Define $S_{k,n}$ like in this question. I think I have proved the identity $$\sum_{m\in S_{k,n+1}}m^{-1}=\sum_{m\in S_{k,n}}m^{-1}+\frac1{p_{n+1}}\sum_{m\in S_{k-1,n}}m^{-1} $$for all $n\ge k\ge1$. In other words, for these $k,n$, the sets satisfy $S_{k,n+1}=S_{k,n} \ \cup (p_{n+1}) \cdot S_{k-1,n}$ where $(p_{n+1}) \cdot S_{k-1,n}$ stands for $\{p_{n+1}\cdot m \ | m\in S_{k-1,n}\}.$
I am going to write down my proof below; I would like to have feedback on it. Besides that, the $S_{k,n}$ have to do with primes, but the identity (and the proof) seems to hold for any family of sets defined in the same way, so as an aside I was wondering if there is a combinatorial approach.
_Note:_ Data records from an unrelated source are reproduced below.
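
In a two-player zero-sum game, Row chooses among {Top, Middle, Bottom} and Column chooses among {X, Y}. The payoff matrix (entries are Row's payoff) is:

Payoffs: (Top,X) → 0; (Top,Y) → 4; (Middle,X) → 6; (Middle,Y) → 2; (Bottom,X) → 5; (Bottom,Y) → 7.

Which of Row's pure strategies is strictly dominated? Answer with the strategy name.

Bottom gives a strictly higher payoff than Top against every column: 5 > 0, 7 > 4.
So Top is strictly dominated and Row never plays it.

Top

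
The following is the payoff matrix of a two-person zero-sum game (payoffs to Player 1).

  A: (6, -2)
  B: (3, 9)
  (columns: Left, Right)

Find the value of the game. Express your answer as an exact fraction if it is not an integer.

30/7

Row minima: A → -2, B → 3; maximin = 3.
Column maxima: Left → 6, Right → 9; minimax = 6.
3 ≠ 6, so there is no saddle point; optimal play is mixed.
Let Player 1 play A with probability p. Expected payoff against Left: 6p + 3(1−p) = 3p + 3; against Right: (-2)p + 9(1−p) = −11p + 9.
Setting these equal: 3p + 3 = −11p + 9 ⇒ 14p = 6 ⇒ p = 3/7, and the value is (3)·(3/7) + 3 = 30/7.
For Player 2: with q = P(Left), equating A's and B's payoffs gives 8q − 2 = −6q + 9 ⇒ q = 11/14.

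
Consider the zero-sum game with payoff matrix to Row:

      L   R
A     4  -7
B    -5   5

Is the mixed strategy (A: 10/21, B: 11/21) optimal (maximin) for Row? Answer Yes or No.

Yes

Against L this mix gives (10/21)·4 + (11/21)·(-5) = -5/7.
Against R this mix gives (10/21)·(-7) + (11/21)·5 = -5/7.
All of Column's active replies (L, R) yield -5/7, and no column does worse for Row. The mix makes Column indifferent and guarantees -5/7, so it is optimal.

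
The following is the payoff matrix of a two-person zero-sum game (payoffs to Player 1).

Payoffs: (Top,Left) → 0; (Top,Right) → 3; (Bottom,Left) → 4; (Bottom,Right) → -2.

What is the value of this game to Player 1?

4/3

Row minima: Top → 0, Bottom → -2; maximin = 0.
Column maxima: Left → 4, Right → 3; minimax = 3.
0 ≠ 3, so there is no saddle point; optimal play is mixed.
Let Player 1 play Top with probability p. Expected payoff against Left: 0p + 4(1−p) = −4p + 4; against Right: 3p + (-2)(1−p) = 5p − 2.
Setting these equal: −4p + 4 = 5p − 2 ⇒ −9p = -6 ⇒ p = 2/3, and the value is (-4)·(2/3) + 4 = 4/3.
For Player 2: with q = P(Left), equating Top's and Bottom's payoffs gives −3q + 3 = 6q − 2 ⇒ q = 5/9.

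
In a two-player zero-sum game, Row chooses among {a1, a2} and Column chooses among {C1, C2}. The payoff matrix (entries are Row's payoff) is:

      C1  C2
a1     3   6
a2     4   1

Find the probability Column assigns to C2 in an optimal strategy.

1/6

Row minima: a1 → 3, a2 → 1; maximin = 3.
Column maxima: C1 → 4, C2 → 6; minimax = 4.
3 ≠ 4, so there is no saddle point; optimal play is mixed.
Let Row play a1 with probability p. Expected payoff against C1: 3p + 4(1−p) = −p + 4; against C2: 6p + 1(1−p) = 5p + 1.
Setting these equal: −p + 4 = 5p + 1 ⇒ −6p = -3 ⇒ p = 1/2, and the value is (-1)·(1/2) + 4 = 7/2.
For Column: with q = P(C1), equating a1's and a2's payoffs gives −3q + 6 = 3q + 1 ⇒ q = 5/6.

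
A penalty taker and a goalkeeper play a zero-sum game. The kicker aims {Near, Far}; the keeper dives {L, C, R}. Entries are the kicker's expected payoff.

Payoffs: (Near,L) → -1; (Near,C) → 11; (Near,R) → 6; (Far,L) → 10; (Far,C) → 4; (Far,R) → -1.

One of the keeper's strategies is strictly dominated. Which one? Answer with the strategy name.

R holds the kicker's payoff strictly below C in every row: 6 < 11, -1 < 4.
So C is strictly dominated for the keeper.

C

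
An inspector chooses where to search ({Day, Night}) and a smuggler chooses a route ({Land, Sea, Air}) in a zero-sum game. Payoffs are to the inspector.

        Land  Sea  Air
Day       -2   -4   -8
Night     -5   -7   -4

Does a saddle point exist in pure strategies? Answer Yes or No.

Row minima: Day → -8, Night → -7; maximin = -7.
Column maxima: Land → -2, Sea → -4, Air → -4; minimax = -4.
-7 ≠ -4, so no pure-strategy equilibrium exists.

No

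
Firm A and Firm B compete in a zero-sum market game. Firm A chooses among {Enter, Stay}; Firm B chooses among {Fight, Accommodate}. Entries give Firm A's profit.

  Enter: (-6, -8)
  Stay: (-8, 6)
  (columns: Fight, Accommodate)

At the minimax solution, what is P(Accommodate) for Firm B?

Row minima: Enter → -8, Stay → -8; maximin = -8.
Column maxima: Fight → -6, Accommodate → 6; minimax = -6.
-8 ≠ -6, so there is no saddle point; optimal play is mixed.
Let Firm A play Enter with probability p. Expected payoff against Fight: (-6)p + (-8)(1−p) = 2p − 8; against Accommodate: (-8)p + 6(1−p) = −14p + 6.
Setting these equal: 2p − 8 = −14p + 6 ⇒ 16p = 14 ⇒ p = 7/8, and the value is (2)·(7/8) − 8 = -25/4.
For Firm B: with q = P(Fight), equating Enter's and Stay's payoffs gives 2q − 8 = −14q + 6 ⇒ q = 7/8.

1/8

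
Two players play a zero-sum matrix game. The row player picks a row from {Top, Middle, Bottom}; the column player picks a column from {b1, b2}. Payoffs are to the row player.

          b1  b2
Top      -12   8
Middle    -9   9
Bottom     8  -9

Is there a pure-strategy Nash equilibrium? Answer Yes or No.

Row minima: Top → -12, Middle → -9, Bottom → -9; maximin = -9.
Column maxima: b1 → 8, b2 → 9; minimax = 8.
-9 ≠ 8, so no pure-strategy equilibrium exists.

No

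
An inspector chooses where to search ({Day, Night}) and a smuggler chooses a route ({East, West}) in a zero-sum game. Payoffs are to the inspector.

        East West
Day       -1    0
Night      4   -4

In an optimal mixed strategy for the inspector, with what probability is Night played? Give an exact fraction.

1/9

Row minima: Day → -1, Night → -4; maximin = -1.
Column maxima: East → 4, West → 0; minimax = 0.
-1 ≠ 0, so there is no saddle point; optimal play is mixed.
Let the inspector play Day with probability p. Expected payoff against East: (-1)p + 4(1−p) = −5p + 4; against West: 0p + (-4)(1−p) = 4p − 4.
Setting these equal: −5p + 4 = 4p − 4 ⇒ −9p = -8 ⇒ p = 8/9, and the value is (-5)·(8/9) + 4 = -4/9.
For the smuggler: with q = P(East), equating Day's and Night's payoffs gives −q = 8q − 4 ⇒ q = 4/9.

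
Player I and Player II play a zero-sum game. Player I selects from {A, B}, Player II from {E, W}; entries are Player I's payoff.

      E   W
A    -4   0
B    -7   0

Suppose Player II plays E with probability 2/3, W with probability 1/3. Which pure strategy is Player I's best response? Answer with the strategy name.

A

Expected payoff of A: (2/3)·(-4) + (1/3)·0 = -8/3.
Expected payoff of B: (2/3)·(-7) + (1/3)·0 = -14/3.
The largest is -8/3, so Player I's best response is A.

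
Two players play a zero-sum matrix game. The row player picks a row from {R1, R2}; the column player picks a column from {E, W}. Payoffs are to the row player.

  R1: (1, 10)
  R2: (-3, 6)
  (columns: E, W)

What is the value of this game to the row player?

Row minima: R1 → 1, R2 → -3; maximin = 1.
Column maxima: E → 1, W → 10; minimax = 1.
Since maximin = minimax = 1, there is a saddle point and the value is 1.

1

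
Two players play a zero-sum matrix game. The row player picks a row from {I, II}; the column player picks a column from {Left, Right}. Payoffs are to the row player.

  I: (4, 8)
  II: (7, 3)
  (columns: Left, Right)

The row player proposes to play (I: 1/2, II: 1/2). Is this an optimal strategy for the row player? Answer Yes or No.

Against Left this mix gives (1/2)·4 + (1/2)·7 = 11/2.
Against Right this mix gives (1/2)·8 + (1/2)·3 = 11/2.
All of the column player's active replies (Left, Right) yield 11/2, and no column does worse for the row player. The mix makes the column player indifferent and guarantees 11/2, so it is optimal.

Yes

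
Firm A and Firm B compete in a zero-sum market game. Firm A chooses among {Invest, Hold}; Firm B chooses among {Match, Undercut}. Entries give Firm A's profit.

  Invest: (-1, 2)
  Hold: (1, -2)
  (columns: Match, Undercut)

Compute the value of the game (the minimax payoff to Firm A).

Row minima: Invest → -1, Hold → -2; maximin = -1.
Column maxima: Match → 1, Undercut → 2; minimax = 1.
-1 ≠ 1, so there is no saddle point; optimal play is mixed.
Let Firm A play Invest with probability p. Expected payoff against Match: (-1)p + 1(1−p) = −2p + 1; against Undercut: 2p + (-2)(1−p) = 4p − 2.
Setting these equal: −2p + 1 = 4p − 2 ⇒ −6p = -3 ⇒ p = 1/2, and the value is (-2)·(1/2) + 1 = 0.
For Firm B: with q = P(Match), equating Invest's and Hold's payoffs gives −3q + 2 = 3q − 2 ⇒ q = 2/3.

0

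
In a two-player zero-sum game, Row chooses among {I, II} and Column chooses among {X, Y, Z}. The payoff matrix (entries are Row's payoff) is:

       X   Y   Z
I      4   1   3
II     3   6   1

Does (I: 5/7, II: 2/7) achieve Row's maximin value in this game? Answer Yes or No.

Yes

Against X this mix gives (5/7)·4 + (2/7)·3 = 26/7.
Against Y this mix gives (5/7)·1 + (2/7)·6 = 17/7.
Against Z this mix gives (5/7)·3 + (2/7)·1 = 17/7.
All of Column's active replies (Y, Z) yield 17/7, and no column does worse for Row. The mix makes Column indifferent and guarantees 17/7, so it is optimal.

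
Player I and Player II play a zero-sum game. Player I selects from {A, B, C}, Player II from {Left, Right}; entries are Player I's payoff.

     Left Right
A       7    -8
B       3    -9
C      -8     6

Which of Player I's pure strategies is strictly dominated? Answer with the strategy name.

B

A gives a strictly higher payoff than B against every column: 7 > 3, -8 > -9.
So B is strictly dominated and Player I never plays it.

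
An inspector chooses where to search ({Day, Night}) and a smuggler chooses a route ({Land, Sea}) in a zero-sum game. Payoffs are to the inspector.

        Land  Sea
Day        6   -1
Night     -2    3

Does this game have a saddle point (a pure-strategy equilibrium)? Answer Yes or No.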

Let $p_i$ be the $i$-th prime number. If $k=1$, the equality reduces to $\sum_{i=1}^{n+1}p_i^{-1}=\sum_{i=1}^{n}p_i^{-1}+(p_{n+1})^{-1}.$ For larger $k$ we just need to expand the left-hand side, abiding by the convention to view any occurring empty product as $1$: \begin{align}\sum_{m\in S_{k,n+1}}m^{-1}&=\frac1{p_{k-1}\prod_{i=1}^{k-2}p_i}\sum_{j=k}^{n+1}\frac1{p_j}+\frac1{p_k\prod_{i=1}^{k-2}p_i}\sum_{j=k+1}^{n+1}\frac1{p_i}+\cdots+\frac1{p_np_{n+1}\prod_{i=1}^{k-2}p_i}\\&+\frac1{p_{k}\prod_{i=2}^{k-1}p_i}\sum_{j=k+1}^{n+1}\frac1{p_j}+\frac1{p_{k+1}\prod_{i=2}^{k-1}p_i}\sum_{j=k+2}^{n+1}\frac1{p_i}+\cdots+\frac1{p_np_{n+1}\prod_{i=2}^{k-1}p_i}\\&\vdots\\&+\frac1{p_{n-1}\prod_{i=n-k+1}^{n-2}p_i}\left(\frac1{p_n}+\frac1{p_{n+1}}\right)+\frac1{p_{n}p_{n+1}\prod_{i=n-k+1}^{n-2}p_i}\\&=\sum_{m\in S_{k,n}}m^{-1}+\frac1{p_{n+1}}\left(\frac1{p_{k-1}\prod_{i=1}^{k-2}p_i}+\frac1{p_k\prod_{i=1}^{k-2}p_i}+\cdots+\frac1{p_n\prod_{i=1}^{k-2}p_i}\right)\\&+\frac1{p_{n+1}}\left(\frac1{p_{k}\prod_{i=1}^{k-1}p_i}+\frac1{p_{k+1}\prod_{i=1}^{k-1}p_i}+\cdots+\frac1{p_n\prod_{i=1}^{k-1}p_i}\right)\\&\vdots\\&+\frac1{p_{n+1}}\left(\frac1{p_{n-1}\prod_{i=n-k+1}^{n-2}p_i}+\frac1{p_{n}\prod_{i=n-k+1}^{n-2}p_i}\right)\\&=\sum_{m\in S_{k,n}}m^{-1}+\frac1{p_{n+1}}\sum_{m\in S_{k-1,n}}m^{-1}. \end{align}